Al-Qaeda targeted Kenya and Tanzania well before 9/11: its terrorists left 258 people dead and more than 5,000 injured when they bombed the U.S. embassies in Nairobi, Kenya, and Dar es Salaam, Tanzania, in 1998. Apart from the embassy bombings, Al-Qaeda was also responsible, in 2002, for two simultaneous terrorist attacks on Israeli targets in the Kenyan coastal resort of Mombasa.
The death of Bin Laden awoke emotional feelings among Kenyans and Tanzanians who had lost friends and relatives in these terrorist attacks. As a 25-year-old Kenyan man told the British daily, The Guardian: "Osama's death has come late but I feel that justice has finally been done. The man deprived me of a mother's care and there is nothing that can bring her back, but our family is happy that at least the man who caused us anguish is dead." Macharia Gaitho, known columnist for the Kenyan newspaper Daily Nation, writes that Bin Laden's departure was "very welcome" in Kenya, and his death sends new hopes there that "Al-Qaeda and its various offshoots, including our very own [Somalia-based] Al-Shabaab, is in its death throes."

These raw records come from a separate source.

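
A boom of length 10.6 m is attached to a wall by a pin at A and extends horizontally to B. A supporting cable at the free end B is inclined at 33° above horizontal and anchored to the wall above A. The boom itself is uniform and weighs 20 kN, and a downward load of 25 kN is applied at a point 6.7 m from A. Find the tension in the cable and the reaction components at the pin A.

ΣM about A: T·sin33°·10.6 − 20·5.3 − 25·6.7 = 0 → T = 273.5/(10.6·0.544639) = 47.3743 ≈ 47.37 kN.
ΣF_x = 0: A_x − T·cos33° = 0 → A_x = 47.3743 × 0.838671 = 39.73 kN.
ΣF_y = 0: A_y + T·sin33° − 20 − 25 = 0 → A_y = 45 − 47.3743 × 0.544639 = 19.20 kN.

T = 47.37 kN, A_x = 39.73 kN, A_y = 19.20 kN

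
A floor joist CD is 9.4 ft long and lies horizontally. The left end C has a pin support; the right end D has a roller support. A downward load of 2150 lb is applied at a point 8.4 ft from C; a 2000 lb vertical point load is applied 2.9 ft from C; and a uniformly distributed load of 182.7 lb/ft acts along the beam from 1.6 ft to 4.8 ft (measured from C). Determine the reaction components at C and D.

C_x = 0, C_y = 1997 lb, D_y = 2737 lb

Resultant of the distributed load: 182.7 × 3.2 = 584.64 lb at 3.2 ft from C.
ΣM about C: D_y·9.4 − 2150·8.4 − 2000·2.9 − (182.7·3.2)·3.2 = 0 → D_y = 25730.848/9.4 = 2737.32 ≈ 2737 lb.
ΣF_y = 0: C_y + 2737.32 − 2150 − 2000 − 182.7·3.2 = 0 → C_y = 1997 lb.
ΣF_x = 0: no horizontal applied forces, so C_x = 0.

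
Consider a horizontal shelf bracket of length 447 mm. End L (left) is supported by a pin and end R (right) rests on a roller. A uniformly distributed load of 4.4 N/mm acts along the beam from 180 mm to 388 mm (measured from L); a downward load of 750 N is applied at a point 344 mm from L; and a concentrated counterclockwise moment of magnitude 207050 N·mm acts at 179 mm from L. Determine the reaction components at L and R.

L_x = 0, L_y = 969.7 N, R_y = 695.5 N

Resultant of the distributed load: 4.4 × 208 = 915.2 N at 284 mm from L.
Taking moments about L: R_y·447 − (4.4·208)·284 − 750·344 + 207050 = 0 → R_y = 310866.8/447 = 695.451 ≈ 695.5 N.
ΣF_y = 0: L_y + 695.451 − 4.4·208 − 750 = 0 → L_y = 969.7 N.
ΣF_x = 0: no horizontal applied forces, so L_x = 0.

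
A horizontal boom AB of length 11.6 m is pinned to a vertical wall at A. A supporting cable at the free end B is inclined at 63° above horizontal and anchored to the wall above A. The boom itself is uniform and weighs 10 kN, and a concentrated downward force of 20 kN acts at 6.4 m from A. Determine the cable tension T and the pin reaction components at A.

ΣM about A: T·sin63°·11.6 − 10·5.8 − 20·6.4 = 0 → T = 186/(11.6·0.891007) = 17.9959 ≈ 18.00 kN.
ΣF_x = 0: A_x − T·cos63° = 0 → A_x = 17.9959 × 0.45399 = 8.170 kN.
ΣF_y = 0: A_y + T·sin63° − 10 − 20 = 0 → A_y = 30 − 17.9959 × 0.891007 = 13.97 kN.

T = 18.00 kN, A_x = 8.170 kN, A_y = 13.97 kN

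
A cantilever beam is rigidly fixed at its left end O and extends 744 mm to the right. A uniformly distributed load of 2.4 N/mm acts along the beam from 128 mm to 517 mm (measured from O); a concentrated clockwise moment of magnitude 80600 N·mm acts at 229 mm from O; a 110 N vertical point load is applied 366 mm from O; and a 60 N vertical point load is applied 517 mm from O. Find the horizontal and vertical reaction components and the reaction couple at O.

O_x = 0, O_y = 1104 N, M_O = 453000 N·mm

Resultant of the distributed load: 2.4 × 389 = 933.6 N at 322.5 mm from O.
ΣF_x = 0: O_x = 0.
ΣF_y = 0: O_y − 2.4·389 − 110 − 60 = 0 → O_y = 1104 N.
ΣM about O: M_O − (2.4·389)·322.5 − 80600 − 110·366 − 60·517 = 0 → M_O = 453000 N·mm.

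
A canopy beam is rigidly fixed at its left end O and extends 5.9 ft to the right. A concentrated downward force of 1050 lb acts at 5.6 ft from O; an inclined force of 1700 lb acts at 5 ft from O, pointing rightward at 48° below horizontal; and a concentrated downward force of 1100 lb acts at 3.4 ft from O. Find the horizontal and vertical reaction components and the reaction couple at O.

O_x = -1138 lb, O_y = 3413 lb, M_O = 15940 lb·ft

ΣF_x = 0: O_x + 1700·cos48° = 0 → O_x = -1138 lb.
ΣF_y = 0: O_y − 1050 − 1700·sin48° − 1100 = 0 → O_y = 3413 lb.
ΣM about O: M_O − 1050·5.6 − 1700·sin48°·5 − 1100·3.4 = 0 → M_O = 15940 lb·ft.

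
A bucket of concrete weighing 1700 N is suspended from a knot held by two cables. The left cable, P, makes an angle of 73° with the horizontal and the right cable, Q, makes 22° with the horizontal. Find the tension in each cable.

ΣF_x = 0: −T_P·cos73° + T_Q·cos22° = 0 → T_Q = 0.315333·T_P.
ΣF_y = 0: T_P·sin73° + T_Q·sin22° = 1700.
Substitute: T_P·(0.956305 + 0.315333·0.374607) = 1700 → T_P = 1582.23 ≈ 1582 N.
Then T_Q = 0.315333 × 1582.23 = 498.9 N.

T_P = 1582 N, T_Q = 498.9 N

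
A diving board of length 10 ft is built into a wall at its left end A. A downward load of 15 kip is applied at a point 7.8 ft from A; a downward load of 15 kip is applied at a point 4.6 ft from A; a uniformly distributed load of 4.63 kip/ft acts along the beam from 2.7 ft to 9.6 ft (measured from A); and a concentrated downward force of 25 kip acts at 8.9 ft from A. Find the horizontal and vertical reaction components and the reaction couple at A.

A_x = 0, A_y = 86.95 kip, M_A = 605.0 kip·ft

Resultant of the distributed load: 4.63 × 6.9 = 31.947 kip at 6.15 ft from A.
ΣF_x = 0: A_x = 0.
ΣF_y = 0: A_y − 15 − 15 − 4.63·6.9 − 25 = 0 → A_y = 86.95 kip.
ΣM about A: M_A − 15·7.8 − 15·4.6 − (4.63·6.9)·6.15 − 25·8.9 = 0 → M_A = 605.0 kip·ft.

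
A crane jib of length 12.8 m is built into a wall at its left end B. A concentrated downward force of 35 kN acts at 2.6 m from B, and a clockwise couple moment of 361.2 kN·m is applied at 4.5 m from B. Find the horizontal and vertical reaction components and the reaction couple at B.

B_x = 0, B_y = 35.00 kN, M_B = 452.2 kN·m

ΣF_x = 0: B_x = 0.
ΣF_y = 0: B_y − 35 = 0 → B_y = 35.00 kN.
ΣM about B: M_B − 35·2.6 − 361.2 = 0 → M_B = 452.2 kN·m.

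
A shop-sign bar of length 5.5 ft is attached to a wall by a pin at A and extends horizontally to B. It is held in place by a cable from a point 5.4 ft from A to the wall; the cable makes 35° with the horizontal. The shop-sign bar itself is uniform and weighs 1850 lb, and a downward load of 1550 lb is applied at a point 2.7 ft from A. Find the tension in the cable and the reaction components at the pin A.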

The Kenyan media outlet Simple Motion also reports that the "good" news of Bin Laden's death was received with a sense of "jubilation and retribution" by part of the Kenyan population. This reaction also was confirmed by Kenya's president, Mwai Kibaki, who said that the killing of bin Laden is an "act of justice" for the victims of the 1998 bombing of the U.S. embassy in Nairobi. "On behalf of the Government and people of the Republic of Kenya I commend all those people behind the successful tracking down and killing of Osama bin Laden," he said. President Kibaki adding that [Bin Laden's] killing is an act of justice to those Kenyans who lost their lives, and the many more who suffered injuries".
Kenya's Prime Minister, Raila Odinga, stressed in a separate statement that Kenyans welcome the killing of bin Laden. Odinga echoed Kibaki in saying that bin Laden's death is "some kind of justice." However, he warned that the killing of Osama does not mean the end of Islamist threat. "We cannot relax... in the battle against terrorism," said Odinga, stressing that, "Bin Laden spread his ideology not by word but by acts of violence, and we must be vigilant against propaganda strikes by the lieutenants he trained and left behind." Kenya remains one of the main targets of an Al-Qaeda inspired Islamist militia: the Somalia-based Al-Shabaab movement.

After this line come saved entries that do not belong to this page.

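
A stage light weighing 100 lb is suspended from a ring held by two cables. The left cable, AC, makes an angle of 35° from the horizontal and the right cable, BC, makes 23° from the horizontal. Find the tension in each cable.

ΣF_x = 0: −T_AC·cos35° + T_BC·cos23° = 0 → T_BC = 0.889894·T_AC.
ΣF_y = 0: T_AC·sin35° + T_BC·sin23° = 100.
Substitute: T_AC·(0.573576 + 0.889894·0.390731) = 100 → T_AC = 108.544 ≈ 108.5 lb.
Then T_BC = 0.889894 × 108.544 = 96.59 lb.

T_AC = 108.5 lb, T_BC = 96.59 lb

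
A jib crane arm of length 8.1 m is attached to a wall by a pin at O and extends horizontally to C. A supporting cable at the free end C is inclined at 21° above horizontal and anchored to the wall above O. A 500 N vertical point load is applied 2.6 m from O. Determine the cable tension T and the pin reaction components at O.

T = 447.8 N, O_x = 418.1 N, O_y = 339.5 N

ΣM about O: T·sin21°·8.1 − 500·2.6 = 0 → T = 1300/(8.1·0.358368) = 447.846 ≈ 447.8 N.
ΣF_x = 0: O_x − T·cos21° = 0 → O_x = 447.846 × 0.93358 = 418.1 N.
ΣF_y = 0: O_y + T·sin21° − 500 = 0 → O_y = 500 − 447.846 × 0.358368 = 339.5 N.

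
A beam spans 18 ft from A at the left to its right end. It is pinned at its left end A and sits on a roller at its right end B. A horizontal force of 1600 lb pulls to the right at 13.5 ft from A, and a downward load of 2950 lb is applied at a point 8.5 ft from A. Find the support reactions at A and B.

A_x = -1600 lb, A_y = 1557 lb, B_y = 1393 lb

ΣM about A: B_y·18 − 2950·8.5 = 0 → B_y = 25075/18 = 1393.06 ≈ 1393 lb.
ΣF_y = 0: A_y + 1393.06 − 2950 = 0 → A_y = 1557 lb.
ΣF_x = 0: A_x + 1600 = 0 → A_x = -1600 lb.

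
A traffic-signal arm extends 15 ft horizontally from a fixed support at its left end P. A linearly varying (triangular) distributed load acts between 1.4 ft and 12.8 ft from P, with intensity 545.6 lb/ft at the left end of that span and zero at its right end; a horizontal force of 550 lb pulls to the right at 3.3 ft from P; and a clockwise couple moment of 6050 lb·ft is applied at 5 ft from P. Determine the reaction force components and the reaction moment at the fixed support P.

Resultant of the triangular load: ½ × 545.6 × 11.4 = 3109.92 lb, acting at 5.2 ft from P (one-third of the span from the peak).
ΣF_x = 0: P_x + 550 = 0 → P_x = -550.0 lb.
ΣF_y = 0: P_y − ½·545.6·11.4 = 0 → P_y = 3110 lb.
ΣM about P: M_P − (½·545.6·11.4)·5.2 − 6050 = 0 → M_P = 22220 lb·ft.

P_x = -550.0 lb, P_y = 3110 lb, M_P = 22220 lb·ft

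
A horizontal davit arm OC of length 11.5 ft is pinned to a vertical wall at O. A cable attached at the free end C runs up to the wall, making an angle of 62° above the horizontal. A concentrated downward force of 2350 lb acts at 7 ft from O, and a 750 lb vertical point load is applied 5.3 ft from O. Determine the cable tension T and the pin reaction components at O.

T = 2012 lb, O_x = 944.4 lb, O_y = 1324 lb

ΣM about O: T·sin62°·11.5 − 2350·7 − 750·5.3 = 0 → T = 20425/(11.5·0.882948) = 2011.54 ≈ 2012 lb.
ΣF_x = 0: O_x − T·cos62° = 0 → O_x = 2011.54 × 0.469472 = 944.4 lb.
ΣF_y = 0: O_y + T·sin62° − 2350 − 750 = 0 → O_y = 3100 − 2011.54 × 0.882948 = 1324 lb.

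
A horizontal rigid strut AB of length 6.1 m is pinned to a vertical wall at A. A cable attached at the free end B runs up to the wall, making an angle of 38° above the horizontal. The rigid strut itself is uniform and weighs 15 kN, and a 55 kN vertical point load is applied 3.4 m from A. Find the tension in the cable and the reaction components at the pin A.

ΣM about A: T·sin38°·6.1 − 15·3.05 − 55·3.4 = 0 → T = 232.75/(6.1·0.615661) = 61.9752 ≈ 61.98 kN.
ΣF_x = 0: A_x − T·cos38° = 0 → A_x = 61.9752 × 0.788011 = 48.84 kN.
ΣF_y = 0: A_y + T·sin38° − 15 − 55 = 0 → A_y = 70 − 61.9752 × 0.615661 = 31.84 kN.

T = 61.98 kN, A_x = 48.84 kN, A_y = 31.84 kN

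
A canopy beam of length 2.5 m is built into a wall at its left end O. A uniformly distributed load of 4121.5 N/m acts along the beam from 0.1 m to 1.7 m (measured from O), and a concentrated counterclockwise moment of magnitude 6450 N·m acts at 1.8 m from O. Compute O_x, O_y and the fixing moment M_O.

O_x = 0, O_y = 6594 N, M_O = -515.0 N·m

Resultant of the distributed load: 4121.5 × 1.6 = 6594.4 N at 0.9 m from O.
ΣF_x = 0: O_x = 0.
ΣF_y = 0: O_y − 4121.5·1.6 = 0 → O_y = 6594 N.
ΣM about O: M_O − (4121.5·1.6)·0.9 + 6450 = 0 → M_O = -515.0 N·m.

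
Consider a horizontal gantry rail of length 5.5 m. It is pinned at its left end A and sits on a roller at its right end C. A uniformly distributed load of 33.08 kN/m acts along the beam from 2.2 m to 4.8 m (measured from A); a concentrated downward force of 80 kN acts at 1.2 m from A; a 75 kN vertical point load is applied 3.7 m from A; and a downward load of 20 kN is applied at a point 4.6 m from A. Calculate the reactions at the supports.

Resultant of the distributed load: 33.08 × 2.6 = 86.008 kN at 3.5 m from A.
Moments about A: C_y·5.5 − (33.08·2.6)·3.5 − 80·1.2 − 75·3.7 − 20·4.6 = 0 → C_y = 766.528/5.5 = 139.369 ≈ 139.4 kN.
ΣF_y = 0: A_y + 139.369 − 33.08·2.6 − 80 − 75 − 20 = 0 → A_y = 121.6 kN.
ΣF_x = 0: no horizontal applied forces, so A_x = 0.

A_x = 0, A_y = 121.6 kN, C_y = 139.4 kN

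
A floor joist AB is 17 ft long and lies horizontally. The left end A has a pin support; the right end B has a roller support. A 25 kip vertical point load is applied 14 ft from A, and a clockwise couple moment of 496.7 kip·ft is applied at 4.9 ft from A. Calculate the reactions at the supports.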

Tanzania likewise hit in the 1998 bombing, also hailed Bin Laden's death. Tanzanian President Jakaya Kikwete, like his Kenyan counterpart, described the death of the leader of Al-Qaeda as a relief for the families' victims of the 1998 US Embassy bombing in Dar es Salaam, Tanzania: "In the 1998 attack at the U. S. Embassy here in Dar es Salaam, 11 Tanzanians lost their lives. Investigations revealed that members of Al-Qaeda were behind the attack," he said. "The death of bin Laden may be a relief to families who lost their loved ones."

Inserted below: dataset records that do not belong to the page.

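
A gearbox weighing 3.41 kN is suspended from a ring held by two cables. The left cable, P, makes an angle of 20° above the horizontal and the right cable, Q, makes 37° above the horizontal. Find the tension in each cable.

ΣF_x = 0: −T_P·cos20° + T_Q·cos37° = 0 → T_Q = 1.17662·T_P.
ΣF_y = 0: T_P·sin20° + T_Q·sin37° = 3.41.
Substitute: T_P·(0.34202 + 1.17662·0.601815) = 3.41 → T_P = 3.24722 ≈ 3.247 kN.
Then T_Q = 1.17662 × 3.24722 = 3.821 kN.

T_P = 3.247 kN, T_Q = 3.821 kN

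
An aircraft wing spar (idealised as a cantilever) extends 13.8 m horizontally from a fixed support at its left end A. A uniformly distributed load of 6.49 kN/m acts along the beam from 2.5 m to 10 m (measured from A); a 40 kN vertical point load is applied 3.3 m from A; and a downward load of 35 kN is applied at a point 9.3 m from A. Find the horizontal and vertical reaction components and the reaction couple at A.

A_x = 0, A_y = 123.7 kN, M_A = 761.7 kN·m

Resultant of the distributed load: 6.49 × 7.5 = 48.675 kN at 6.25 m from A.
ΣF_x = 0: A_x = 0.
ΣF_y = 0: A_y − 6.49·7.5 − 40 − 35 = 0 → A_y = 123.7 kN.
ΣM about A: M_A − (6.49·7.5)·6.25 − 40·3.3 − 35·9.3 = 0 → M_A = 761.7 kN·m.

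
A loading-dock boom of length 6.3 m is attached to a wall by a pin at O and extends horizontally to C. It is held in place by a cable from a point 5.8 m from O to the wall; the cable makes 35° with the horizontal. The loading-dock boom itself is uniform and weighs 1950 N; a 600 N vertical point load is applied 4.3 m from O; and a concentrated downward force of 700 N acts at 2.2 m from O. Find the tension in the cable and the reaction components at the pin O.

T = 3085 N, O_x = 2527 N, O_y = 1481 N

ΣM about O: T·sin35°·5.8 − 1950·3.15 − 600·4.3 − 700·2.2 = 0 → T = 10262.5/(5.8·0.573576) = 3084.85 ≈ 3085 N.
ΣF_x = 0: O_x − T·cos35° = 0 → O_x = 3084.85 × 0.819152 = 2527 N.
ΣF_y = 0: O_y + T·sin35° − 1950 − 600 − 700 = 0 → O_y = 3250 − 3084.85 × 0.573576 = 1481 N.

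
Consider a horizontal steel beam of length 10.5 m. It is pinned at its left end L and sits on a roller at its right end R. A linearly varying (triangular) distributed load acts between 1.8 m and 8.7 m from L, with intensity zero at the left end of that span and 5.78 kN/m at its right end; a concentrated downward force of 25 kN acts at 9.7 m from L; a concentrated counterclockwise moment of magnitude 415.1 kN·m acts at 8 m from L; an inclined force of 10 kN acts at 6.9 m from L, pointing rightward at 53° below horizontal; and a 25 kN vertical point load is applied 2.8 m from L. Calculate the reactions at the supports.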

The leading Tanzanian daily, The Citizen, welcomed the news, but warned to keep vigilant as Islamist terrorists are destabilizing the African continent. The Citizen reports that according to Western intelligence sources, an East African is in line to succeed Osama bin Laden as the leader of the global terror network, al-Qaeda. "While Bin Laden's long-time Number 2, the Egyptian Ayman al-Zawahiri, is the favorite to step into the shoes of the terror mastermind killed last week […], several other operatives are being mentioned as possible successors. They include the Kenyan Abdallah Mohammed Fazul, who is accused of being one of the planners of the 1998 US embassy bombings in Dar es Salaam and Nairobi […]". Fazul, the leader of al-Qaeda's East African cell, is currently believed to be hiding in Somalia. His name appears on the FBI's list of most wanted terrorists, and the US is offering $5 million for his capture.
According to The Citizen, another East African member of al-Qaeda, the Tanzanian Ahmed Ghailani, "would have risen up the ladder following bin Laden's death had he not been jailed for life in the US earlier this year for his role in the 1998 bombings."
African leaders appear jubilant, but also realistic, knowing that defeating Islamic terrorism still lies ahead. Al-Qaeda and its branches have hit Africa in its heart more than once, and have killed hundreds of innocent victims. Last year, the Somali-based Al-Shabaab militant group carried out a suicide bombing in Uganda. Further, Mali and the whole of North Africa keep on being threatened by al-Qaeda in the Islamic Maghreb [AQMI]. Mali's Foreign Minister, Soumeylou Boubeye Maiga, was quoted by the French daily Le Monde as saying that the killing of Bin Laden was a blow to the Islamist network but that he feared that it could also boost support for the AQMI.
The general feeling after Bin Laden's death, however, is that "justice has been done." Some Somali women's groups even wrote a statement thanking the US for killing Bin Laden, and saying that he was responsible for the deaths of thousands of women and children in the Somalia, where al-Shabab operates.